Senior Genetic Counselor

City of Hope

Bita Nehoray, MS, CGC, is a licensed board-certified genetic counselor specializing in cancer genetics. She received her Master’s degree in Human Genetics and Genetic Counseling from Stanford University. Ms. Nehoray joined the City of Hope Division of Clinical Cancer Genomics in 2012, where she provides cancer genetics services for patients and families suspected to have a hereditary predisposition to cancer, with a focus in Li-Fraumeni syndrome. She is fluent in Spanish and Farsi and is committed to advancing the provision of cancer genetics services to medically underserved and culturally diverse populations. Other clinical responsibilities include providing pro-bono cancer genetic counseling services to underserved Latino families through an outreach program established by the Division of Clinical Cancer Genomics and supported through government and foundations grants and compassionate funding.
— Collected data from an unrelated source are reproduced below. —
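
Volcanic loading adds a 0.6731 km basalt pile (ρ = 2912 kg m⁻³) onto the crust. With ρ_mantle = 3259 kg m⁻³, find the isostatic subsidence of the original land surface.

0.601 km

Subaerial loading: s = t ρ_load / ρ_m.
s = 0.6731 km × 2912/3259 = 0.601 km.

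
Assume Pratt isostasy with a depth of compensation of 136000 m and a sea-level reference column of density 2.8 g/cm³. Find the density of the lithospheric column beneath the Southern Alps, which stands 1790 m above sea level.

2.76 g/cm³

Pratt balance: ρ_ref D = ρ (D + h).
ρ = ρ_ref D/(D + h) = 2.8 × 136000 m/(136000 m + 1790 m) = 2.76 g/cm³.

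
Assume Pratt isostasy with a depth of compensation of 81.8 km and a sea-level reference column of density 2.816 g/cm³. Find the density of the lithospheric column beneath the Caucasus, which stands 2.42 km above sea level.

Pratt balance: ρ_ref D = ρ (D + h).
ρ = ρ_ref D/(D + h) = 2.816 × 81.8 km/(81.8 km + 2.42 km) = 2.74 g/cm³.

2.74 g/cm³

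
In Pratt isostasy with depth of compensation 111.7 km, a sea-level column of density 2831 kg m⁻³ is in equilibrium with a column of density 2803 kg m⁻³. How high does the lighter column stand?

1.12 km

ρ_ref D = ρ (D + h) → h = D (ρ_ref − ρ)/ρ.
h = 111.7 km × (2831 − 2803)/2803 = 1.12 km.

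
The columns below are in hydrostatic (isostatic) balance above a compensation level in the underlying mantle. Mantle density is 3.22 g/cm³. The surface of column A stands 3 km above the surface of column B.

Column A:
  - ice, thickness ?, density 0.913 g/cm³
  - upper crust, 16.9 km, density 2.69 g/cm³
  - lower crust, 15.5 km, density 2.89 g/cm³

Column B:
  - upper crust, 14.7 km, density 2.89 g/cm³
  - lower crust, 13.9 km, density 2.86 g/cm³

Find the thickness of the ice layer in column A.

2.36 km

Take the compensation level at the base of the deeper column (depth z_c below the surface of column A) and equate Σ ρ_i t_i down to z_c; mantle fills any gap and the z_c terms cancel.
Column A: x×0.913 + 16.9×2.69 + 15.5×2.89 + (z_c − 32.4 − x)×3.22
Column B: 3×0 + 14.7×2.89 + 13.9×2.86 + (z_c − 3 − 28.6)×3.22
The z_c×3.22 term appears on both sides and cancels. Collect the known terms of each column as K = Σ(ρt)_known − 3.22 × (depth of known layers): K_A = 90.256 − 3.22×32.4 = −14.072; K_B = 82.237 − 3.22×(3 + 28.6) = −19.515.
Balance: K_A − x×(3.22 − 0.913) = K_B, so x = (K_A − K_B)/(3.22 − 0.913) = 5.443/2.307 = 2.36 km.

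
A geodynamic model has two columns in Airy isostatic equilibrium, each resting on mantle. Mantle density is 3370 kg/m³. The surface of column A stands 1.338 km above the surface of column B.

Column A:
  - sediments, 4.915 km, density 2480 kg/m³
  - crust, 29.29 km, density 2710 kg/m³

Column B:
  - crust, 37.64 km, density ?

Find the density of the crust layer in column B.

2860 kg/m³

Take the compensation level at the base of the deeper column (depth z_c below the surface of column A) and equate Σ ρ_i t_i down to z_c; mantle fills any gap and the z_c terms cancel.
Column A: 4.915×2480 + 29.29×2710 + (z_c − 34.205)×3370
Column B: 1.338×0 + 37.64×ρ + (z_c − 1.338 − 37.64)×3370
The z_c×3370 term appears on both sides and cancels. Collect the known terms of each column as K = Σ(ρt)_known − 3370 × (depth of known layers): K_A = 91565.1 − 3370×34.205 = −23705.75; K_B = 0 − 3370×(1.338 + 37.64) = −131355.86.
Balance: K_A = K_B + 37.64×ρ, so ρ = (K_A − K_B)/37.64 = 107650/37.64 = 2860 kg/m³.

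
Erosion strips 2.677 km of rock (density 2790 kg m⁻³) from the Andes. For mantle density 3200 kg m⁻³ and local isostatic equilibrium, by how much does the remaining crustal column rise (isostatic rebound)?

2.33 km

Unloading: uplift u = e ρ_c/ρ_m = 2.677 km × 2790/3200 = 2.33 km.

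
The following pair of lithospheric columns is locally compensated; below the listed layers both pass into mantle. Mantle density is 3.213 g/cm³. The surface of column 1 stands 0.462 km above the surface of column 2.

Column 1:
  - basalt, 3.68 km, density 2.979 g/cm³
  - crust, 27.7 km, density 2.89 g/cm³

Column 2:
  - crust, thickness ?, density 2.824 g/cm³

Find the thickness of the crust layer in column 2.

Take the compensation level at the base of the deeper column (depth z_c below the surface of column 1) and equate Σ ρ_i t_i down to z_c; mantle fills any gap and the z_c terms cancel.
Column 1: 3.68×2.979 + 27.7×2.89 + (z_c − 31.38)×3.213
Column 2: 0.462×0 + x×2.824 + (z_c − 0.462 − 0 − x)×3.213
The z_c×3.213 term appears on both sides and cancels. Collect the known terms of each column as K = Σ(ρt)_known − 3.213 × (depth of known layers): K_1 = 91.01572 − 3.213×31.38 = −9.80822; K_2 = 0 − 3.213×(0.462 + 0) = −1.484406.
Balance: K_1 = K_2 − x×(3.213 − 2.824), so x = (K_2 − K_1)/(3.213 − 2.824) = 8.32381/0.389 = 21.4 km.

21.4 km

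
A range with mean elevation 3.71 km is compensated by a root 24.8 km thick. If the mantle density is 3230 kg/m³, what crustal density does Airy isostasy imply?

ρ_c h = (ρ_m − ρ_c) r → ρ_c (h + r) = ρ_m r → ρ_c = ρ_m r / (h + r).
ρ_c = 3230 × 24.8 km / (3.71 km + 24.8 km) = 2810 kg/m³.

2810 kg/m³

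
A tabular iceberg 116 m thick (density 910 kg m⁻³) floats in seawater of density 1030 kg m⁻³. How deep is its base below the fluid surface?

Draft d = t ρ_obj/ρ_fluid = 116 m × 910/1030 = 102 m.

102 m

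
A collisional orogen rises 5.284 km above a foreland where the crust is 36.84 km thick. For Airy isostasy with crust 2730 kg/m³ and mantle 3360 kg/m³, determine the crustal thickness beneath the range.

65 km

Root depth r = h ρ_c / (ρ_m − ρ_c) = 5.284 km × 2730 / 630 = 22.9 km.
Total thickness = T + h + r = 36.84 km + 5.284 km + 22.9 km = 65 km.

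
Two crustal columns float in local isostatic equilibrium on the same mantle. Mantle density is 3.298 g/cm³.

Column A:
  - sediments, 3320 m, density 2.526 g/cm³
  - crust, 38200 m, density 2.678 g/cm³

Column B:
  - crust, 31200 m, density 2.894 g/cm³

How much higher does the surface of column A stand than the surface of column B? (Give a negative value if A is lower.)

4140 m

For any compensation level in the mantle, the mantle terms cancel and isostasy reduces to e = (Σt_A − Σt_B) − (Σ(ρt)_A − Σ(ρt)_B) / ρ_m.
Σt_A = 41520 m; Σt_B = 31200 m; Σ(ρt)_A = 110685.92; Σ(ρt)_B = 90292.8 (in m·g/cm³).
e = (41520 − 31200) − (110685.92 − 90292.8) / 3.298 = 4140 m.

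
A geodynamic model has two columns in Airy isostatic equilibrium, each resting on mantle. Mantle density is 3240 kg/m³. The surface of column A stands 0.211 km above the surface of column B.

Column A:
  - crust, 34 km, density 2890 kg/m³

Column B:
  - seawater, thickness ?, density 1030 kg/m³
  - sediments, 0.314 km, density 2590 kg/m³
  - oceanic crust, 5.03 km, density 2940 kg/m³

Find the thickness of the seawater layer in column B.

4.3 km

Take the compensation level at the base of the deeper column (depth z_c below the surface of column A) and equate Σ ρ_i t_i down to z_c; mantle fills any gap and the z_c terms cancel.
Column A: 34×2890 + (z_c − 34)×3240
Column B: 0.211×0 + x×1030 + 0.314×2590 + 5.03×2940 + (z_c − 0.211 − 5.344 − x)×3240
The z_c×3240 term appears on both sides and cancels. Collect the known terms of each column as K = Σ(ρt)_known − 3240 × (depth of known layers): K_A = 98260 − 3240×34 = −11900; K_B = 15601.46 − 3240×(0.211 + 5.344) = −2396.74.
Balance: K_A = K_B − x×(3240 − 1030), so x = (K_B − K_A)/(3240 − 1030) = 9503.26/2210 = 4.3 km.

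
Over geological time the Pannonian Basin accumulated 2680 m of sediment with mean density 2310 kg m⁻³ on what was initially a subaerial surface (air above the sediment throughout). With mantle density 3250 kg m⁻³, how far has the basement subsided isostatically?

1900 m

Subaerial load: s = t ρ_sed / ρ_m = 2680 m × 2310/3250 = 1900 m.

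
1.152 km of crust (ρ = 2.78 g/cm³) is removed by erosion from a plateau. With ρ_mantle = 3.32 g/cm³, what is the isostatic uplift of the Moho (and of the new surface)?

0.965 km

Unloading: uplift u = e ρ_c/ρ_m = 1.152 km × 2.78/3.32 = 0.965 km.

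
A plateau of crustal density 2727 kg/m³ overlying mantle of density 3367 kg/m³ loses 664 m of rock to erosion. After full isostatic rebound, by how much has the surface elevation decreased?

Rebound u = e ρ_c/ρ_m = 664 m × 2727/3367 = 537.8 m.
Net surface drop = e − u = 664 m − 537.8 m = e (ρ_m − ρ_c)/ρ_m = 126 m.

126 m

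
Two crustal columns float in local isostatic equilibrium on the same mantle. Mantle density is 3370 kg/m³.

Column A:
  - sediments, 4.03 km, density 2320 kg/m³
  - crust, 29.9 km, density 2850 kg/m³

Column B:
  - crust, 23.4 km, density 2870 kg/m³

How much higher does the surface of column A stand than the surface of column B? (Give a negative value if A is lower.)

2.4 km

For any compensation level in the mantle, the mantle terms cancel and isostasy reduces to e = (Σt_A − Σt_B) − (Σ(ρt)_A − Σ(ρt)_B) / ρ_m.
Σt_A = 33.93 km; Σt_B = 23.4 km; Σ(ρt)_A = 94564.6; Σ(ρt)_B = 67158 (in km·kg/m³).
e = (33.93 − 23.4) − (94564.6 − 67158) / 3370 = 2.4 km.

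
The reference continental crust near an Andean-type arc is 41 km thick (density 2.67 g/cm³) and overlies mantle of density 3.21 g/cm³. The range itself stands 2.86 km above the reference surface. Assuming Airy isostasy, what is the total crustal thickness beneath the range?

58 km

Root depth r = h ρ_c / (ρ_m − ρ_c) = 2.86 km × 2.67 / 0.54 = 14.14 km.
Total thickness = T + h + r = 41 km + 2.86 km + 14.14 km = 58 km.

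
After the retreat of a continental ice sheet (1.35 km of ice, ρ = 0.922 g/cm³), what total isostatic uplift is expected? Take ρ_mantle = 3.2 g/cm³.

Removing the load lets mantle flow back in; uplift u satisfies ρ_ice t = ρ_m u.
u = t ρ_ice/ρ_m = 1.35 km × 0.922/3.2 = 0.389 km.

0.389 km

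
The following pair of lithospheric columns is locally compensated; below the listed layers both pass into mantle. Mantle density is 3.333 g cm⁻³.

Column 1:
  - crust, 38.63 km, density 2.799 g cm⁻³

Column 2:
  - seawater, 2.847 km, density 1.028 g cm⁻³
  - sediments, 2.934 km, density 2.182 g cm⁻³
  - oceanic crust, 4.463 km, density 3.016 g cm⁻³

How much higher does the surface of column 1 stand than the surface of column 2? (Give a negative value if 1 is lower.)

2.78 km

For any compensation level in the mantle, the mantle terms cancel and isostasy reduces to e = (Σt_1 − Σt_2) − (Σ(ρt)_1 − Σ(ρt)_2) / ρ_m.
Σt_1 = 38.63 km; Σt_2 = 10.244 km; Σ(ρt)_1 = 108.12537; Σ(ρt)_2 = 22.789112 (in km·g cm⁻³).
e = (38.63 − 10.244) − (108.12537 − 22.789112) / 3.333 = 2.78 km.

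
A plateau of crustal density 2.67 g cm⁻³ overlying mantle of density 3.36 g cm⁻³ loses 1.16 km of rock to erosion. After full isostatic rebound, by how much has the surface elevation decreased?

Rebound u = e ρ_c/ρ_m = 1.16 km × 2.67/3.36 = 0.9218 km.
Net surface drop = e − u = 1.16 km − 0.9218 km = e (ρ_m − ρ_c)/ρ_m = 0.238 km.

0.238 km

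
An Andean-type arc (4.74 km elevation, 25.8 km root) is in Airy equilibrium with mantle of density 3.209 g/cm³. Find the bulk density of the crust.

ρ_c h = (ρ_m − ρ_c) r → ρ_c (h + r) = ρ_m r → ρ_c = ρ_m r / (h + r).
ρ_c = 3.209 × 25.8 km / (4.74 km + 25.8 km) = 2.71 g/cm³.

2.71 g/cm³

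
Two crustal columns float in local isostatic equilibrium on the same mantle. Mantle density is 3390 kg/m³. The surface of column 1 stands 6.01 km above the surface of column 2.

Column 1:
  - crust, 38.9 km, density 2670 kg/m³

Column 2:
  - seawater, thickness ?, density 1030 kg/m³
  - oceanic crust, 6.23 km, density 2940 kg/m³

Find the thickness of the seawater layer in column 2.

Take the compensation level at the base of the deeper column (depth z_c below the surface of column 1) and equate Σ ρ_i t_i down to z_c; mantle fills any gap and the z_c terms cancel.
Column 1: 38.9×2670 + (z_c − 38.9)×3390
Column 2: 6.01×0 + x×1030 + 6.23×2940 + (z_c − 6.01 − 6.23 − x)×3390
The z_c×3390 term appears on both sides and cancels. Collect the known terms of each column as K = Σ(ρt)_known − 3390 × (depth of known layers): K_1 = 103863 − 3390×38.9 = −28008; K_2 = 18316.2 − 3390×(6.01 + 6.23) = −23177.4.
Balance: K_1 = K_2 − x×(3390 − 1030), so x = (K_2 − K_1)/(3390 − 1030) = 4830.6/2360 = 2.05 km.

2.05 km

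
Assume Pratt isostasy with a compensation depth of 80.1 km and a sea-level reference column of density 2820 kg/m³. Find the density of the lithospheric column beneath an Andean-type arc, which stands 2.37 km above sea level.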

Current research projects include understanding cancer risk, penetrance, prevalence, and clinical outcomes for individuals with TP53 mutations as part of the LiFT Up study, evaluating the spectrum of germline variants in Israeli breast cancer patients, and assessing Community-based provider experiences with polygenic risk scores in genetic cancer risk assessment. She serves on the Genetic Counseling Advisory Committee for the Li-Fraumeni Syndrome Association. She is an active member of the National Society of Genetic Counselors, Southern California Genetic Counselors, and the American Society of Human Genetics.